Definition: Norm $\Vert\cdot\Vert_{2,1}$ of a matrix $A \in \mathbb{R}^{m \times n}$ is defined by $$\Vert A \Vert_{2,1} = \max\left\{\Vert Ax \Vert_1 :x \in \mathbb{R^n}, \Vert x \Vert_2 = 1\right\}$$
Problem: Given matrix $A \in \mathbb{R}^{m \times n}$. Prove that $\Vert \cdot \Vert_{2,1}$ can also be calculate as $$\Vert A \Vert_{2,1} = \sum_{i=1}^{n}\Vert A_i\Vert_2,$$ where $A_i$ are column vectors of $A$.

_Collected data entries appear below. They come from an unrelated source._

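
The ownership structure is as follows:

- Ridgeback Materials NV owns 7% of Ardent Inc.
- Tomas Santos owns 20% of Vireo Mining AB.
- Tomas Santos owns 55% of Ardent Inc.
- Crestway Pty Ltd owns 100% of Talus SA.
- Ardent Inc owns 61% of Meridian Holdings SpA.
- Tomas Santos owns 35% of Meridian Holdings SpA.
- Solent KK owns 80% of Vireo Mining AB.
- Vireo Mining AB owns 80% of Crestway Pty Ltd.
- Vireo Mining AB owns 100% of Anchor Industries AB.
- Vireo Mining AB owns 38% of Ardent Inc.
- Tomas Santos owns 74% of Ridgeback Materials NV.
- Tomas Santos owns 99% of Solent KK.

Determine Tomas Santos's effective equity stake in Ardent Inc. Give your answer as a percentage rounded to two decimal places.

97.88%

Tomas reaches Ardent along 4 paths.
Direct stake: 55% = 55%.
Via Ridgeback: 74% × 7% = 5.18%.
Via Solent → Vireo: 99% × 80% × 38% = 30.096%.
Via Vireo: 20% × 38% = 7.6%.
Total: 55% + 5.18% + 30.096% + 7.6% = 97.876%.
Rounded: 97.88%.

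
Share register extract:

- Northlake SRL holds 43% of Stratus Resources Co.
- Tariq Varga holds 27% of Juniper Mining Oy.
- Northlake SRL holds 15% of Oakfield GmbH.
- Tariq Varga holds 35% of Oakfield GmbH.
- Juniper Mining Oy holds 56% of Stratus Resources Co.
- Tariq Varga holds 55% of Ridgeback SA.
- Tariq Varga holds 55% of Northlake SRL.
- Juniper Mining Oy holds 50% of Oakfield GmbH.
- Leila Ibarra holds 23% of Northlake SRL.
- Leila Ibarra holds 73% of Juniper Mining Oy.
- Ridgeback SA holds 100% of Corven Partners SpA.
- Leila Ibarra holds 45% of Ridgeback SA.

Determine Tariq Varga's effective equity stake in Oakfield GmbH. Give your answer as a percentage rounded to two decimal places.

Tariq reaches Oakfield along 3 paths.
Via Northlake: 55% × 15% = 8.25%.
Via Juniper: 27% × 50% = 13.5%.
Direct stake: 35% = 35%.
Total: 8.25% + 13.5% + 35% = 56.75%.

56.75%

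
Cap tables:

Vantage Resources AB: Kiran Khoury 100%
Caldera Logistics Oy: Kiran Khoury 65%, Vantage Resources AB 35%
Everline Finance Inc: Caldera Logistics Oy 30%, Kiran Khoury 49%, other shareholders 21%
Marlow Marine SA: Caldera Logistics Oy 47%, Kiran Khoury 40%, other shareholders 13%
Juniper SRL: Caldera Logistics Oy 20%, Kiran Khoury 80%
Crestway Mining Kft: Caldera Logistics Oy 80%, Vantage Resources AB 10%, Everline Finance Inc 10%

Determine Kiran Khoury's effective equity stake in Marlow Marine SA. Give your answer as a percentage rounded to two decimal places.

87.00%

Kiran reaches Marlow along 3 paths.
Via Caldera: 65% × 47% = 30.55%.
Via Vantage → Caldera: 100% × 35% × 47% = 16.45%.
Direct stake: 40% = 40%.
Total: 30.55% + 16.45% + 40% = 87%.
Rounded: 87.00%.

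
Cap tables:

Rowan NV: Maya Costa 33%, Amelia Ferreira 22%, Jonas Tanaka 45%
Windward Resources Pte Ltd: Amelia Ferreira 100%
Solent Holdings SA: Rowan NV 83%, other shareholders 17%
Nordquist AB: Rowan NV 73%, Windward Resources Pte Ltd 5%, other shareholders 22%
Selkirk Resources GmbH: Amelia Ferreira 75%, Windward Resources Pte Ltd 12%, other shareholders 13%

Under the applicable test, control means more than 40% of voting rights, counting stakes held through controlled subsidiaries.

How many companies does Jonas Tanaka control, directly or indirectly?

Jonas holds 45% of Rowan, so Jonas controls Rowan.
Rowan holds 83% of Solent, so Jonas controls Solent.
Rowan holds 73% of Nordquist, so Jonas controls Nordquist.
No other company's threshold is met.
Jonas controls 3 companies.

3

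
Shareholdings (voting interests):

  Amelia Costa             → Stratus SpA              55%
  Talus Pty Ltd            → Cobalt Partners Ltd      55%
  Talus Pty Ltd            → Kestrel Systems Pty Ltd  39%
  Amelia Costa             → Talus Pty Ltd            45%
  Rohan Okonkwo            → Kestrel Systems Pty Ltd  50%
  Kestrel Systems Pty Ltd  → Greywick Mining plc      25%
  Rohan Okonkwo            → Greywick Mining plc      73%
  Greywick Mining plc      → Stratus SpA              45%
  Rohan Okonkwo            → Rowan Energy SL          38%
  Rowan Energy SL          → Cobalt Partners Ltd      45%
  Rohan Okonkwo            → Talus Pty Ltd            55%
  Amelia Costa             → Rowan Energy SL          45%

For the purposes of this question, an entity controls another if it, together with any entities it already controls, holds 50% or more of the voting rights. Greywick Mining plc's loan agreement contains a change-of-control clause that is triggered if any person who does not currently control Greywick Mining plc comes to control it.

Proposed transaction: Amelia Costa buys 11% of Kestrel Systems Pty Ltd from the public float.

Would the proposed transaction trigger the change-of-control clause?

No

The purchase changes only Amelia's holdings, so Amelia is the only person who could newly come to control Greywick.
Amelia holds 55% of Stratus, so Amelia controls Stratus.
Neither Amelia nor any entity Amelia controls holds any voting interest in Greywick.
So before the transaction, Amelia does not control Greywick.
After the purchase, Amelia holds 11% of Kestrel directly.
Amelia's side now holds 11% of Kestrel, not ≥ 50%, so Amelia still does not control Kestrel.
After the transaction, neither Amelia nor any entity Amelia controls holds a voting interest in Greywick, so Amelia still does not control it.
No new person acquires control, so the clause is not triggered.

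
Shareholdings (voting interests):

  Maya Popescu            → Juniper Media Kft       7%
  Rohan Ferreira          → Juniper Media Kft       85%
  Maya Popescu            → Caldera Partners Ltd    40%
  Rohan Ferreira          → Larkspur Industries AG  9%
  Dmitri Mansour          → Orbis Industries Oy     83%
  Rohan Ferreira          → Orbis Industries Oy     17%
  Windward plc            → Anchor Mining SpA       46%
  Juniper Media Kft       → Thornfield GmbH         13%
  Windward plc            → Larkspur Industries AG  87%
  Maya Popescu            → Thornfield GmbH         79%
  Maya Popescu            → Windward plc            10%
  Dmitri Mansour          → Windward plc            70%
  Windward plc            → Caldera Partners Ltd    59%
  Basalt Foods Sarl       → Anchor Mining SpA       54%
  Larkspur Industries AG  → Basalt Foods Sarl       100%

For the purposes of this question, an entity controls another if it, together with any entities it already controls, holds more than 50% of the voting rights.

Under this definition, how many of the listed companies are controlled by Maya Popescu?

Maya holds 79% of Thornfield, so Maya controls Thornfield.
No other company's threshold is met.
Maya controls 1 company.

1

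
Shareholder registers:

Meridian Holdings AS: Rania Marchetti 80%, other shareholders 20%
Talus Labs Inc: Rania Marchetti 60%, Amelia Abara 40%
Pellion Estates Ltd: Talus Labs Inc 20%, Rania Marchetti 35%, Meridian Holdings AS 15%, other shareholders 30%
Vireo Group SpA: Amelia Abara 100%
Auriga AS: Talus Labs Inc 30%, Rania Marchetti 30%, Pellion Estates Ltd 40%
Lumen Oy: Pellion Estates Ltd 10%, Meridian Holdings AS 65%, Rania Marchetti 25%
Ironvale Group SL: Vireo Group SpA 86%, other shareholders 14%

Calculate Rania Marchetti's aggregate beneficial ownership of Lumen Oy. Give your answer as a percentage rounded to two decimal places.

Rania reaches Lumen along 5 paths.
Via Talus → Pellion: 60% × 20% × 10% = 1.2%.
Via Pellion: 35% × 10% = 3.5%.
Via Meridian → Pellion: 80% × 15% × 10% = 1.2%.
Via Meridian: 80% × 65% = 52%.
Direct stake: 25% = 25%.
Total: 1.2% + 3.5% + 1.2% + 52% + 25% = 82.9%.
Rounded: 82.90%.

82.90%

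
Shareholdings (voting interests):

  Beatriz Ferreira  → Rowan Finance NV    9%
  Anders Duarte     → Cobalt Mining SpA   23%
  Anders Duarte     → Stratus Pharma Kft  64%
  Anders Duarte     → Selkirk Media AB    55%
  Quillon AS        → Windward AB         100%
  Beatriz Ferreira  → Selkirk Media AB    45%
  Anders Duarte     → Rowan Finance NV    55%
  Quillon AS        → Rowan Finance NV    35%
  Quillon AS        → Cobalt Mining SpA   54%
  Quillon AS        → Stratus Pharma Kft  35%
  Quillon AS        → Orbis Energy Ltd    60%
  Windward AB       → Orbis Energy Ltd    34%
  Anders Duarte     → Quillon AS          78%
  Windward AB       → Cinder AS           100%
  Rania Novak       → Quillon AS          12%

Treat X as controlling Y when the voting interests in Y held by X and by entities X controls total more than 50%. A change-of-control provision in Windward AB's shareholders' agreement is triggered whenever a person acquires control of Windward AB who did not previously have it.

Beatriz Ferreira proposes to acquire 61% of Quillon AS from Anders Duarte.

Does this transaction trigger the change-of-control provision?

Yes

The purchase adds only to Beatriz's holdings (Anders's stake shrinks), so Beatriz is the only person who could newly come to control Windward.
Beatriz's largest direct stake is 45% in Selkirk, which does not meet the threshold, so Beatriz controls no company.
Neither Beatriz nor any entity Beatriz controls holds any voting interest in Windward.
So before the transaction, Beatriz does not control Windward.
After the purchase, Beatriz holds 61% of Quillon directly, and Anders's stake falls to 17%.
Beatriz holds 61% of Quillon, so Beatriz controls Quillon.
Quillon holds 100% of Windward, so Beatriz controls Windward.
Beatriz did not control Windward before and does after, so the clause is triggered.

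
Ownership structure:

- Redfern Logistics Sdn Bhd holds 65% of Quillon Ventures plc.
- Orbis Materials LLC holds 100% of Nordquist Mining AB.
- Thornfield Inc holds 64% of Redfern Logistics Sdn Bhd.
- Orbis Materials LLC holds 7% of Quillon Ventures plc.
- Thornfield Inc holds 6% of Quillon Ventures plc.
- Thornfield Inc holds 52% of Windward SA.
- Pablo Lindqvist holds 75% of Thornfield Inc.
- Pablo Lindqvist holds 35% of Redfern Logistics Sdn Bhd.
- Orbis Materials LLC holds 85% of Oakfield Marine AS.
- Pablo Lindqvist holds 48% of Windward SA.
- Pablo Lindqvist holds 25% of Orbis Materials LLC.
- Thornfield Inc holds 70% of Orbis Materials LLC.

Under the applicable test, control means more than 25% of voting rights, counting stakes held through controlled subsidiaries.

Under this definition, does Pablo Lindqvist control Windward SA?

Pablo holds 75% of Thornfield, so Pablo controls Thornfield.
Pablo and Thornfield together hold 48% + 52% = 100% of Windward, so Pablo controls Windward.

Yes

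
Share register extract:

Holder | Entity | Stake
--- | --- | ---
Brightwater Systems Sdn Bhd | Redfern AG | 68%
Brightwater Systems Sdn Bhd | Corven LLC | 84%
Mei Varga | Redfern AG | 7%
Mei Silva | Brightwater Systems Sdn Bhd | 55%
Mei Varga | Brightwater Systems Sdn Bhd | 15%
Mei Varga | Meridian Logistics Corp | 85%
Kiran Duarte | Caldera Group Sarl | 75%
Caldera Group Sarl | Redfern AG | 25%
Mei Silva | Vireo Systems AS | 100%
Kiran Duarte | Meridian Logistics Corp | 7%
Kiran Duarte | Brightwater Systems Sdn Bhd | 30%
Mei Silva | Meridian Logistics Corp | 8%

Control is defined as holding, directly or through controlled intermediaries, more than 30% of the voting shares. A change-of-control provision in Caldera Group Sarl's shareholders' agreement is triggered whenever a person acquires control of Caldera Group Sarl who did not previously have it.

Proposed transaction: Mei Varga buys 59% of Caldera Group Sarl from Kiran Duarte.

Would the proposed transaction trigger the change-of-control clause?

Yes

The purchase adds only to Mei Varga's holdings (Kiran's stake shrinks), so Mei Varga is the only person who could newly come to control Caldera.
Mei Varga holds 85% of Meridian, so Mei Varga controls Meridian.
Neither Mei Varga nor any entity Mei Varga controls holds any voting interest in Caldera.
So before the transaction, Mei Varga does not control Caldera.
After the purchase, Mei Varga holds 59% of Caldera directly, and Kiran's stake falls to 16%.
Mei Varga holds 59% of Caldera, so Mei Varga controls Caldera.
Mei Varga did not control Caldera before and does after, so the clause is triggered.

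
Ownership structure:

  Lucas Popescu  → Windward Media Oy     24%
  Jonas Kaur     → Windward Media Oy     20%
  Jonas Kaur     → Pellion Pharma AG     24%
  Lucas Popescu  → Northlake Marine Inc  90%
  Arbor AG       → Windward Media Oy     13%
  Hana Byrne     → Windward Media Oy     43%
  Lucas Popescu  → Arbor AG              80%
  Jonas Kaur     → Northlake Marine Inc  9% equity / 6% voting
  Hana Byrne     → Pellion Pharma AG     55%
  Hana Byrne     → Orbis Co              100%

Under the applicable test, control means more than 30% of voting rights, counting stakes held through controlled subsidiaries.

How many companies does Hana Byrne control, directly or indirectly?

3

Hana holds 43% of Windward, so Hana controls Windward.
Hana holds 100% of Orbis, so Hana controls Orbis.
Hana holds 55% of Pellion, so Hana controls Pellion.
No other company's threshold is met.
Hana controls 3 companies.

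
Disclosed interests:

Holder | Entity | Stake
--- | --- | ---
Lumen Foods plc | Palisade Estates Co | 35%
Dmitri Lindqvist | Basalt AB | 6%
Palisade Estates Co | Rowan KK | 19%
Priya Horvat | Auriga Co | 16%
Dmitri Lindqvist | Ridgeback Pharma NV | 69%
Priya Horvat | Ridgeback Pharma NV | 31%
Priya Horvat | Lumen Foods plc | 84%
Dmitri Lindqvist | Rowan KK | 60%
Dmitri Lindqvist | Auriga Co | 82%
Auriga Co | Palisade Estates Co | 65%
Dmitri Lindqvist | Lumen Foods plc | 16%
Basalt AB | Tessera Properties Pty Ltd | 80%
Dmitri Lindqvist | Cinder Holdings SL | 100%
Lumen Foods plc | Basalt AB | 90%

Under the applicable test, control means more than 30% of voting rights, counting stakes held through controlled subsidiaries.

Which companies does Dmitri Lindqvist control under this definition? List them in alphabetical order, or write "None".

Dmitri holds 69% of Ridgeback, so Dmitri controls Ridgeback.
Dmitri holds 82% of Auriga, so Dmitri controls Auriga.
Auriga holds 65% of Palisade, so Dmitri controls Palisade.
Dmitri holds 100% of Cinder, so Dmitri controls Cinder.
Dmitri and Palisade together hold 60% + 19% = 79% of Rowan, so Dmitri controls Rowan.
No other company's threshold is met.

Auriga Co, Cinder Holdings SL, Palisade Estates Co, Ridgeback Pharma NV, Rowan KK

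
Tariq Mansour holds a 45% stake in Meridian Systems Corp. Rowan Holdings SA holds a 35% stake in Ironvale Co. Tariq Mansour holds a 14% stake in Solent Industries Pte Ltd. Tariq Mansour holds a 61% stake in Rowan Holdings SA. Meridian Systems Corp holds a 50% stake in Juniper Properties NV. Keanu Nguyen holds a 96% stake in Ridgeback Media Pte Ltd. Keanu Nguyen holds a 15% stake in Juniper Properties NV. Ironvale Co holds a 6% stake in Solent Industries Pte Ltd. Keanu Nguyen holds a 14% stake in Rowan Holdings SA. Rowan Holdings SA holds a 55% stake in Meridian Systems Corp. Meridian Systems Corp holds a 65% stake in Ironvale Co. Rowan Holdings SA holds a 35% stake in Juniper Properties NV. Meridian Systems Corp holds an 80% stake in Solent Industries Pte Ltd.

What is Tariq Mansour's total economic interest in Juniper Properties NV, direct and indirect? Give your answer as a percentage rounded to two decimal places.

Tariq reaches Juniper along 3 paths.
Via Meridian: 45% × 50% = 22.5%.
Via Rowan → Meridian: 61% × 55% × 50% = 16.775%.
Via Rowan: 61% × 35% = 21.35%.
Total: 22.5% + 16.775% + 21.35% = 60.625%.
Rounded: 60.63%.

60.63%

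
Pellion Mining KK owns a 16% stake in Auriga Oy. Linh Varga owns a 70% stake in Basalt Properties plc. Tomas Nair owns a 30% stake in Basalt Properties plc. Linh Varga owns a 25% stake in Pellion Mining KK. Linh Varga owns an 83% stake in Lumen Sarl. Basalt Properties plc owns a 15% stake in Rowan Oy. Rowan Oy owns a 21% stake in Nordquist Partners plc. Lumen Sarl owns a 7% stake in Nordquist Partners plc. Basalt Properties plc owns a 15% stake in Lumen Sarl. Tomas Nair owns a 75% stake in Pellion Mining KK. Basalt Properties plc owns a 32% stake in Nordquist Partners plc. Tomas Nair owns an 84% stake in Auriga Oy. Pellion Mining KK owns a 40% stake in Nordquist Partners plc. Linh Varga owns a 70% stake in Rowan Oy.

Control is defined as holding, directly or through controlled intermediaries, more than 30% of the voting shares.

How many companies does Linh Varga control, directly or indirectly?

Linh holds 70% of Basalt, so Linh controls Basalt.
Linh and Basalt together hold 70% + 15% = 85% of Rowan, so Linh controls Rowan.
Basalt and Linh together hold 15% + 83% = 98% of Lumen, so Linh controls Lumen.
Basalt and Lumen and Rowan together hold 32% + 7% + 21% = 60% of Nordquist, so Linh controls Nordquist.
No other company's threshold is met.
Linh controls 4 companies.

4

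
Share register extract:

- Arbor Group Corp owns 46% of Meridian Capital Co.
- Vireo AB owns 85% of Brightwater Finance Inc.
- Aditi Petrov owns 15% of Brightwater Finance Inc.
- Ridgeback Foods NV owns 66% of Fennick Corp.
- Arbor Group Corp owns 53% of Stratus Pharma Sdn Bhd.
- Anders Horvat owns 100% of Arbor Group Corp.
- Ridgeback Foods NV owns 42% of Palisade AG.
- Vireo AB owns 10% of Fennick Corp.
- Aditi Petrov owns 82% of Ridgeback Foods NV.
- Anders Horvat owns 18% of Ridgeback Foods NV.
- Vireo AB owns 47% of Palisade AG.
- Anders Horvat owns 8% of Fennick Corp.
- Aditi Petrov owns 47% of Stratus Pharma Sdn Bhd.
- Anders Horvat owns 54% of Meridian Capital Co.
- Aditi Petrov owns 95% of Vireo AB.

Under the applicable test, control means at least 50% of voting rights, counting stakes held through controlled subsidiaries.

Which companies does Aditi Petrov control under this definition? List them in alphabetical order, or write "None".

Aditi holds 95% of Vireo, so Aditi controls Vireo.
Aditi holds 82% of Ridgeback, so Aditi controls Ridgeback.
Vireo and Ridgeback together hold 47% + 42% = 89% of Palisade, so Aditi controls Palisade.
Vireo and Aditi together hold 85% + 15% = 100% of Brightwater, so Aditi controls Brightwater.
Ridgeback and Vireo together hold 66% + 10% = 76% of Fennick, so Aditi controls Fennick.
No other company's threshold is met.

Brightwater Finance Inc, Fennick Corp, Palisade AG, Ridgeback Foods NV, Vireo AB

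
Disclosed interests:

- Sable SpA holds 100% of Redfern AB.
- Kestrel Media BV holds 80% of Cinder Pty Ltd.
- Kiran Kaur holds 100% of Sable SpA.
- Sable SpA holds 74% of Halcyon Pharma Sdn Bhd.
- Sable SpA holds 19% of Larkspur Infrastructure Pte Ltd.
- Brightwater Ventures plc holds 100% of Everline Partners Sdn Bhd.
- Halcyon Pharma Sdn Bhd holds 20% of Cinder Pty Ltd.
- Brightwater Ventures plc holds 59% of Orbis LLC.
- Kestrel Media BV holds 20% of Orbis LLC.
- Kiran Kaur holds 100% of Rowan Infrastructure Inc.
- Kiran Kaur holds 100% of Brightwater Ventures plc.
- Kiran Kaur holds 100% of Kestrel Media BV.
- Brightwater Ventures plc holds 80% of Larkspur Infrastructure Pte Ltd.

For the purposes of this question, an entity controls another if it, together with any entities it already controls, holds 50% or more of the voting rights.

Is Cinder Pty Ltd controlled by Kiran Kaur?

Yes

Kiran holds 100% of Kestrel, so Kiran controls Kestrel.
Kiran holds 100% of Sable, so Kiran controls Sable.
Sable holds 74% of Halcyon, so Kiran controls Halcyon.
Kestrel and Halcyon together hold 80% + 20% = 100% of Cinder, so Kiran controls Cinder.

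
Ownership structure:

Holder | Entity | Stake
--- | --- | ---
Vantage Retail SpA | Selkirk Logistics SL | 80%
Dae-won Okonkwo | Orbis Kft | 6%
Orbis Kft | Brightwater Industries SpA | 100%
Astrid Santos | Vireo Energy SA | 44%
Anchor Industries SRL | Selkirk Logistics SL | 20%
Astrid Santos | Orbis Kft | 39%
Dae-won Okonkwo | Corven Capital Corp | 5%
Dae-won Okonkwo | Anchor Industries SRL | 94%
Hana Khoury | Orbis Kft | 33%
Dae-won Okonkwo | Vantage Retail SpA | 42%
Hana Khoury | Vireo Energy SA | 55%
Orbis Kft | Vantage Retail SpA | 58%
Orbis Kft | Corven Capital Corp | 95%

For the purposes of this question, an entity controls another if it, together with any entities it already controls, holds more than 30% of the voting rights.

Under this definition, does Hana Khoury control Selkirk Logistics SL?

Hana holds 33% of Orbis, so Hana controls Orbis.
Orbis holds 58% of Vantage, so Hana controls Vantage.
Vantage holds 80% of Selkirk, so Hana controls Selkirk.

Yes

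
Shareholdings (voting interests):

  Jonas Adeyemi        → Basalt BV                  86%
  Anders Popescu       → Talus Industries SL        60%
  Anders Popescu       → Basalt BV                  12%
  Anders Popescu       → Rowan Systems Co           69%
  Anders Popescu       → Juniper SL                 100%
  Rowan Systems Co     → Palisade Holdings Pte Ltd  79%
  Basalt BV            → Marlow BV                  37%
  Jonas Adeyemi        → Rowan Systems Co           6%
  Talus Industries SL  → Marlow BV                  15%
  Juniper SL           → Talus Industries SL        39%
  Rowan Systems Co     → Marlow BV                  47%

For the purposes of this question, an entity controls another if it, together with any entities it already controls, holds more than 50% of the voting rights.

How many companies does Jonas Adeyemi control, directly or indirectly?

Jonas holds 86% of Basalt, so Jonas controls Basalt.
No other company's threshold is met.
Jonas controls 1 company.

1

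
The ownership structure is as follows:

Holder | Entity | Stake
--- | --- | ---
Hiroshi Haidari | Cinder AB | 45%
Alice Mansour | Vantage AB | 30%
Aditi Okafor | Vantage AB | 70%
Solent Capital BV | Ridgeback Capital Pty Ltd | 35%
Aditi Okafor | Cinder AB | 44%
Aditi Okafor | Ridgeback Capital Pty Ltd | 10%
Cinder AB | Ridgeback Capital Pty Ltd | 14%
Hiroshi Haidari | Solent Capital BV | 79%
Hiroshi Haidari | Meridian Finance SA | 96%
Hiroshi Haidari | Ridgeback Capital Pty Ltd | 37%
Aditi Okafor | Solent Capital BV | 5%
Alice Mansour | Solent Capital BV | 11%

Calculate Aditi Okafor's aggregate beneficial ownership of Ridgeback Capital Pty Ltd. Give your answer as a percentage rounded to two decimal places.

Aditi reaches Ridgeback along 3 paths.
Direct stake: 10% = 10%.
Via Solent: 5% × 35% = 1.75%.
Via Cinder: 44% × 14% = 6.16%.
Total: 10% + 1.75% + 6.16% = 17.91%.

17.91%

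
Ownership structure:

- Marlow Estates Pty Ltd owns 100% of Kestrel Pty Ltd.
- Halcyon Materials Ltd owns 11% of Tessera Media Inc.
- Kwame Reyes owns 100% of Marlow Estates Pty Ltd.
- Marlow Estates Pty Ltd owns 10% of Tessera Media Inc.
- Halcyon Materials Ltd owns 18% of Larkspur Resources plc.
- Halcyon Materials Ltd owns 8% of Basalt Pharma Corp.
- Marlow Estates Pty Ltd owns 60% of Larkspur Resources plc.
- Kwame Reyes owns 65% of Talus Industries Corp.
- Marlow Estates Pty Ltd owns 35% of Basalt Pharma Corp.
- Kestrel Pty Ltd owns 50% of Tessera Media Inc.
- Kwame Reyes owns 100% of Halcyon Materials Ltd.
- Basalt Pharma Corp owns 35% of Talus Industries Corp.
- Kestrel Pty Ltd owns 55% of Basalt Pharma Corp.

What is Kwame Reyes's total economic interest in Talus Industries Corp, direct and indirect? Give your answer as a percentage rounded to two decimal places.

99.30%

Kwame reaches Talus along 4 paths.
Direct stake: 65% = 65%.
Via Halcyon → Basalt: 100% × 8% × 35% = 2.8%.
Via Marlow → Kestrel → Basalt: 100% × 100% × 55% × 35% = 19.25%.
Via Marlow → Basalt: 100% × 35% × 35% = 12.25%.
Total: 65% + 2.8% + 19.25% + 12.25% = 99.3%.
Rounded: 99.30%.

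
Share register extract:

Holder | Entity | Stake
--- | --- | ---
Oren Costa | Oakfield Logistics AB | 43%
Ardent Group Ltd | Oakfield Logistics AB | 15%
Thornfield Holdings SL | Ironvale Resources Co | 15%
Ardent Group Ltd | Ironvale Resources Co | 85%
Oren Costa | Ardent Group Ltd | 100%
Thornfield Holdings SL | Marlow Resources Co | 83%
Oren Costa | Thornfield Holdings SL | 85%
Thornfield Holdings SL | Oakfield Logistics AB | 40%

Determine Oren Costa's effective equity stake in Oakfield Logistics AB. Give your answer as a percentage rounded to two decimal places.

92.00%

Oren reaches Oakfield along 3 paths.
Via Thornfield: 85% × 40% = 34%.
Direct stake: 43% = 43%.
Via Ardent: 100% × 15% = 15%.
Total: 34% + 43% + 15% = 92%.
Rounded: 92.00%.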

My attempt: Let $x\in \mathbb{R}^n$ such that $\Vert x \Vert_2=1$. Firstly, we have $$Ax = \begin{bmatrix}\langle R_1,x\rangle\\ \ldots\\ \langle R_m,x\rangle \end{bmatrix},$$ where $R_i$ are rows vector of $A$. Therefore, we claim that $$\Vert Ax \Vert_1 = \vert \langle R_1,x\rangle \vert + \ldots + \vert \langle R_m,x\rangle\vert.$$ Applying Cauchy-Schwarz we have $$\Vert Ax \Vert_1 \le \Vert R_1\Vert_2\Vert x \Vert_2 + \ldots + \Vert R_m\Vert_2 \Vert x \Vert_2 = \Vert R_1\Vert_2 + \ldots + \Vert R_m \Vert_2.$$ It seem like the 2,1-norm is equal to 2-norm of row vectors, not column vectors. Anyone can show why my proof is wrong and hint the way to prove this to me?
I think the claim is wrong:
Let $A=I_n$ be the identity matrix. Then the maximum in $\max \{\|x\|_1 : \ \|x\|_2=1\}$ is attained at $x=(\frac1{\sqrt n}, \dots, \frac1{\sqrt n})$. Then $\|x\|_1=\|A\|_{2,1}=\sqrt n$.
But $\sum_{i=1}^n \|A_i\|_2=n$. (Here, it does not matter whether we take norms of columns or rows of $A$)